IPS-Inter Press Service Deutschland GmbH
IPS-Tagesdienst vom 7. Mai 2015

Nepal: Verzweifelter Kampf um Rückkehr zur Normalität

von Naresh Newar


Bild: © Naresh Newar/IPS

Bei Rita Rai und den anderen Dorfbewohnern von Mahadevsthan im Bezirk Kavre 100 Kilometer südlich von Katmandu sind noch keine Hilfslieferungen angekommen
Bild: © Naresh Newar/IPS

KAVRE DISTRICT, NEPAL (IPS) - Knapp zwei Wochen nach dem verheerenden Erdbeben der Stärke 7,8 auf der Richterskala und den sich anschließenden Nachbeben in Nepal versuchen die betroffenen Familien langsam zur Normalität zurückzufinden.
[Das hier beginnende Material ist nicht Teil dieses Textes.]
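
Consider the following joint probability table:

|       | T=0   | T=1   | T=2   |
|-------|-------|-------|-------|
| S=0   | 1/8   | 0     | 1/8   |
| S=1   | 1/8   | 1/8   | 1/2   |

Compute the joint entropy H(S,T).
H(S,T) = -Σ P(S,T) log₂ P(S,T), summed over the non-zero cells:
H(S,T) = -[(1/8)·log₂(1/8) + (1/8)·log₂(1/8) + (1/8)·log₂(1/8) + (1/8)·log₂(1/8) + (1/2)·log₂(1/2)]
  = 0.3750 + 0.3750 + 0.3750 + 0.3750 + 0.5000
  = 2.0000 bits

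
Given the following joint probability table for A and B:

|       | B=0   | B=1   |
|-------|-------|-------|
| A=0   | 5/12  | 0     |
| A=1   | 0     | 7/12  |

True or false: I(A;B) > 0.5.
Marginal P(A) (row sums):
  P(A=0) = 5/12 + 0 = 5/12
  P(A=1) = 0 + 7/12 = 7/12
Marginal P(B) (column sums):
  P(B=0) = 5/12 + 0 = 5/12
  P(B=1) = 0 + 7/12 = 7/12

H(A) = -[(5/12)·log₂(5/12) + (7/12)·log₂(7/12)]
  = 0.5263 + 0.4536
  = 0.9799 bits
H(B) = -[(5/12)·log₂(5/12) + (7/12)·log₂(7/12)]
  = 0.5263 + 0.4536
  = 0.9799 bits
H(A,B) = -[(5/12)·log₂(5/12) + (7/12)·log₂(7/12)]
  = 0.5263 + 0.4536
  = 0.9799 bits

I(A;B) = H(A) + H(B) - H(A,B)
  = 0.9799 + 0.9799 - 0.9799
  = 0.9799 bits

True. I(A;B) = 0.9799 bits, which is > 0.5 bits.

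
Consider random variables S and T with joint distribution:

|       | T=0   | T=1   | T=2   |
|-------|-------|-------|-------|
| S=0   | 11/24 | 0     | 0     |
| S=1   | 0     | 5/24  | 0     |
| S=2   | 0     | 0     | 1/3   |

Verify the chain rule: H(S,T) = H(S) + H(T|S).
Left side:
H(S,T) = -[(11/24)·log₂(11/24) + (5/24)·log₂(5/24) + (1/3)·log₂(1/3)]
  = 0.5159 + 0.4715 + 0.5283
  = 1.5157 bits

Right side:
Marginal P(S) (row sums):
  P(S=0) = 11/24 + 0 + 0 = 11/24
  P(S=1) = 0 + 5/24 + 0 = 5/24
  P(S=2) = 0 + 0 + 1/3 = 1/3
H(S) = -[(11/24)·log₂(11/24) + (5/24)·log₂(5/24) + (1/3)·log₂(1/3)]
  = 0.5159 + 0.4715 + 0.5283
  = 1.5157 bits
H(T|S) = -Σ P(S,T)·log₂ P(T|S), where P(T|S) = P(S,T) / P(S)
  (cells with P(S,T) = 0 contribute 0)
  (S=0,T=0): P(T|S) = (11/24)/(11/24) = 1;  -(11/24)·log₂(1) = 0.0000
  (S=1,T=1): P(T|S) = (5/24)/(5/24) = 1;  -(5/24)·log₂(1) = 0.0000
  (S=2,T=2): P(T|S) = (1/3)/(1/3) = 1;  -(1/3)·log₂(1) = 0.0000
H(T|S) = 0.0000 + 0.0000 + 0.0000
  = 0.0000 bits
H(S) + H(T|S) = 1.5157 + 0.0000 = 1.5157 bits

Both sides equal 1.5157 bits, so the chain rule holds ✓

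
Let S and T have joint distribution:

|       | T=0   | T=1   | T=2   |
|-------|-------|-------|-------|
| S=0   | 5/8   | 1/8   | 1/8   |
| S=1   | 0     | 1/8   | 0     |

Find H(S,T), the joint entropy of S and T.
H(S,T) = -Σ P(S,T) log₂ P(S,T), summed over the non-zero cells:
H(S,T) = -[(5/8)·log₂(5/8) + (1/8)·log₂(1/8) + (1/8)·log₂(1/8) + (1/8)·log₂(1/8)]
  = 0.4238 + 0.3750 + 0.3750 + 0.3750
  = 1.5488 bits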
Das Ausmaß der Tragödie verhindert jedoch eine zügige Versorgung der mittel- und obdachlosen Familien mit Hilfsgütern. Angesichts des nahenden Monsunregens - schon jetzt werden einige Teile des südasiatischen Landes von schweren Niederschlägen heimgesucht - wird es nach Ansicht von Experten höchste Zeit, dass die Lieferungen ihre Ziele erreichen.

Bis zum 3. Mai hatte die Naturkatastrophe 7.250 Menschen in 30 Bezirken das Leben gekostet. Die Hälfte der Opfer entfällt auf die Hauptstadt Katmandu und den Nachbarbezirk Sindupalchok, wie das Nepalesische Komitee vom Roten Kreuz, die größte lokale Nichtregierungsorganisation, bekannt gab. Weitere 14.122 Menschen wurden verletzt, über eine Million Familien in 35 Bezirken vertrieben und mehr als 297.000 Wohneinheiten komplett zerstört.
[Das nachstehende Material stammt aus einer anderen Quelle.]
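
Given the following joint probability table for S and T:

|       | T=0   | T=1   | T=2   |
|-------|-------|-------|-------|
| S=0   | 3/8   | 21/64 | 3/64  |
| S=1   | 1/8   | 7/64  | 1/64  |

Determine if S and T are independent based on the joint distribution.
Marginal P(S) (row sums):
  P(S=0) = 3/8 + 21/64 + 3/64 = 3/4
  P(S=1) = 1/8 + 7/64 + 1/64 = 1/4
Marginal P(T) (column sums):
  P(T=0) = 3/8 + 1/8 = 1/2
  P(T=1) = 21/64 + 7/64 = 7/16
  P(T=2) = 3/64 + 1/64 = 1/16

S and T are independent iff P(S=i,T=j) = P(S=i)·P(T=j) for every cell.
  P(S=0)·P(T=0) = 3/4 × 1/2 = 3/8 = P(S=0,T=0) ✓
  P(S=0)·P(T=1) = 3/4 × 7/16 = 21/64 = P(S=0,T=1) ✓
  P(S=0)·P(T=2) = 3/4 × 1/16 = 3/64 = P(S=0,T=2) ✓
  P(S=1)·P(T=0) = 1/4 × 1/2 = 1/8 = P(S=1,T=0) ✓
  P(S=1)·P(T=1) = 1/4 × 7/16 = 7/64 = P(S=1,T=1) ✓
  P(S=1)·P(T=2) = 1/4 × 1/16 = 1/64 = P(S=1,T=2) ✓

Yes, S and T are independent: every cell factors, so I(S;T) = 0 bits.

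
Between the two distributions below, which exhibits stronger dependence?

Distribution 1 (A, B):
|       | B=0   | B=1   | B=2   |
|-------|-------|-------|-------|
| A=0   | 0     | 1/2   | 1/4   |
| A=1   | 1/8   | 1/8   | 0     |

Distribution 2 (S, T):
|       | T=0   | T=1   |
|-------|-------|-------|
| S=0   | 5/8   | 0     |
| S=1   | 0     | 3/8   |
Distribution 1 (A, B):
Marginal P(A) (row sums):
  P(A=0) = 0 + 1/2 + 1/4 = 3/4
  P(A=1) = 1/8 + 1/8 + 0 = 1/4
Marginal P(B) (column sums):
  P(B=0) = 0 + 1/8 = 1/8
  P(B=1) = 1/2 + 1/8 = 5/8
  P(B=2) = 1/4 + 0 = 1/4

H(A) = -[(3/4)·log₂(3/4) + (1/4)·log₂(1/4)]
  = 0.3113 + 0.5000
  = 0.8113 bits
H(B) = -[(1/8)·log₂(1/8) + (5/8)·log₂(5/8) + (1/4)·log₂(1/4)]
  = 0.3750 + 0.4238 + 0.5000
  = 1.2988 bits
H(A,B) = -[(1/2)·log₂(1/2) + (1/4)·log₂(1/4) + (1/8)·log₂(1/8) + (1/8)·log₂(1/8)]
  = 0.5000 + 0.5000 + 0.3750 + 0.3750
  = 1.7500 bits

I(A;B) = H(A) + H(B) - H(A,B)
  = 0.8113 + 1.2988 - 1.7500
  = 0.3601 bits

Distribution 2 (S, T):
Marginal P(S) (row sums):
  P(S=0) = 5/8 + 0 = 5/8
  P(S=1) = 0 + 3/8 = 3/8
Marginal P(T) (column sums):
  P(T=0) = 5/8 + 0 = 5/8
  P(T=1) = 0 + 3/8 = 3/8

H(S) = -[(5/8)·log₂(5/8) + (3/8)·log₂(3/8)]
  = 0.4238 + 0.5306
  = 0.9544 bits
H(T) = -[(5/8)·log₂(5/8) + (3/8)·log₂(3/8)]
  = 0.4238 + 0.5306
  = 0.9544 bits
H(S,T) = -[(5/8)·log₂(5/8) + (3/8)·log₂(3/8)]
  = 0.4238 + 0.5306
  = 0.9544 bits

I(S;T) = H(S) + H(T) - H(S,T)
  = 0.9544 + 0.9544 - 0.9544
  = 0.9544 bits

I(S;T) = 0.9544 bits > I(A;B) = 0.3601 bits, so (S, T) has the higher mutual information (stronger dependence).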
Die Vereinten Nationen schätzen die Zahl der von der Krise betroffenen Menschen auf knapp acht Millionen. Das entspricht etwa einem Viertel der 27 Millionen Nepalesen. 2,5 Millionen sind auf Nahrungsmittelhilfe angewiesen. Das Welternährungsprogramm (WFP) hat in einem Dringlichkeitsappell 116,5 Millionen US-Dollar für die Versorgung der 1,4 Millionen bedürftigsten Personen in den nächsten drei Monaten eingefordert.
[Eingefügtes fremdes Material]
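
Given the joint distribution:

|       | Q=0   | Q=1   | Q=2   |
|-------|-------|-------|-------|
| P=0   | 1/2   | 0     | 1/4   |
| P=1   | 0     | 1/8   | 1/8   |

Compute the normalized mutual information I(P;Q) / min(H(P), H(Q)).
Marginal P(P) (row sums):
  P(P=0) = 1/2 + 0 + 1/4 = 3/4
  P(P=1) = 0 + 1/8 + 1/8 = 1/4
Marginal P(Q) (column sums):
  P(Q=0) = 1/2 + 0 = 1/2
  P(Q=1) = 0 + 1/8 = 1/8
  P(Q=2) = 1/4 + 1/8 = 3/8

H(P) = -[(3/4)·log₂(3/4) + (1/4)·log₂(1/4)]
  = 0.3113 + 0.5000
  = 0.8113 bits
H(Q) = -[(1/2)·log₂(1/2) + (1/8)·log₂(1/8) + (3/8)·log₂(3/8)]
  = 0.5000 + 0.3750 + 0.5306
  = 1.4056 bits
H(P,Q) = -[(1/2)·log₂(1/2) + (1/4)·log₂(1/4) + (1/8)·log₂(1/8) + (1/8)·log₂(1/8)]
  = 0.5000 + 0.5000 + 0.3750 + 0.3750
  = 1.7500 bits

I(P;Q) = H(P) + H(Q) - H(P,Q)
  = 0.8113 + 1.4056 - 1.7500
  = 0.4669 bits

min(H(P), H(Q)) = min(0.8113, 1.4056) = 0.8113 bits
Normalized MI = 0.4669 / 0.8113 = 0.5755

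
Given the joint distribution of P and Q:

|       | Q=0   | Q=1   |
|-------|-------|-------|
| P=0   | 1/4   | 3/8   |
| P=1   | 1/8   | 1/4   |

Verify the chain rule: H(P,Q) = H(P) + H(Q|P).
Left side:
H(P,Q) = -[(1/4)·log₂(1/4) + (3/8)·log₂(3/8) + (1/8)·log₂(1/8) + (1/4)·log₂(1/4)]
  = 0.5000 + 0.5306 + 0.3750 + 0.5000
  = 1.9056 bits

Right side:
Marginal P(P) (row sums):
  P(P=0) = 1/4 + 3/8 = 5/8
  P(P=1) = 1/8 + 1/4 = 3/8
H(P) = -[(5/8)·log₂(5/8) + (3/8)·log₂(3/8)]
  = 0.4238 + 0.5306
  = 0.9544 bits
H(Q|P) = -Σ P(P,Q)·log₂ P(Q|P), where P(Q|P) = P(P,Q) / P(P)
  (P=0,Q=0): P(Q|P) = (1/4)/(5/8) = 2/5;  -(1/4)·log₂(2/5) = 0.3305
  (P=0,Q=1): P(Q|P) = (3/8)/(5/8) = 3/5;  -(3/8)·log₂(3/5) = 0.2764
  (P=1,Q=0): P(Q|P) = (1/8)/(3/8) = 1/3;  -(1/8)·log₂(1/3) = 0.1981
  (P=1,Q=1): P(Q|P) = (1/4)/(3/8) = 2/3;  -(1/4)·log₂(2/3) = 0.1462
H(Q|P) = 0.3305 + 0.2764 + 0.1981 + 0.1462
  = 0.9512 bits
H(P) + H(Q|P) = 0.9544 + 0.9512 = 1.9056 bits

Both sides equal 1.9056 bits, so the chain rule holds ✓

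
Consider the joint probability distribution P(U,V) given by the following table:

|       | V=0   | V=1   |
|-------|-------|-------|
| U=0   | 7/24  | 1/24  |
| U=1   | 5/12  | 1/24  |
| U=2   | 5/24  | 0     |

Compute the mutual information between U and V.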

Die UN-Landwirtschaftsorganisation FAO erwartet derweil Einbußen bei der nepalesischen Weizenernte. Sie geht davon aus, dass sich die für 2015 prognostizierten 1,8 Millionen Tonnen aufgrund der zerstörten Felder und Bewässerungssysteme nicht erzielen lassen.

Das Weltkinderhilfswerk UNICEF gab am 5. Mai bekannt, die ersten 80 Tonnen humanitärer Hilfe in die Krisengebete ausgeflogen zu haben. Wie einer UNICEF-Mitteilung zu entnehmen ist, wurde eine Transportmaschine mit Gütern wie Gesundheits- und Sanitärartikeln, Desinfektionsmitteln und Plastikplanen eingesetzt.


"Wir müssen tapfer sein"

"Das Weinen und Wehklagen hat aufgehört. Wir müssen tapfer sein und nach vorne blicken", meint die 13-jährige Sunita Tamang, die ihren Arm um ihre beste Freundin, die zwölfjährige Manju Tamang, geschlungen hat. Beide Mädchen stammen aus Ghumarchowk, einem Dorf im Gemeindebezirk Shankarpur 80 Kilometer vom Zentrum von Katmandu entfernt. Ihre Familien haben alles verloren: ihr Heim, ihr Vieh und ihre Nahrungsmittelvorräte. Auch die Schule, die die beiden Freundinnen besucht hatten ist zerstört.

Das Dorf ist nur über einen dreistündigen Fußmarsch steil bergan zu erreichen. Die meisten der 500 Häuser sind nicht mehr sicher genug, um darin zu leben. Deshalb sehen sich viele Menschen gezwungen, die Nächte unter Zeltplanen oder dünnen Plastikfolien auf ihren Feldern zuzubringen. Doch machen ihnen heftige Regenschauer zu schaffen, die die Felder in einen Morast verwandeln.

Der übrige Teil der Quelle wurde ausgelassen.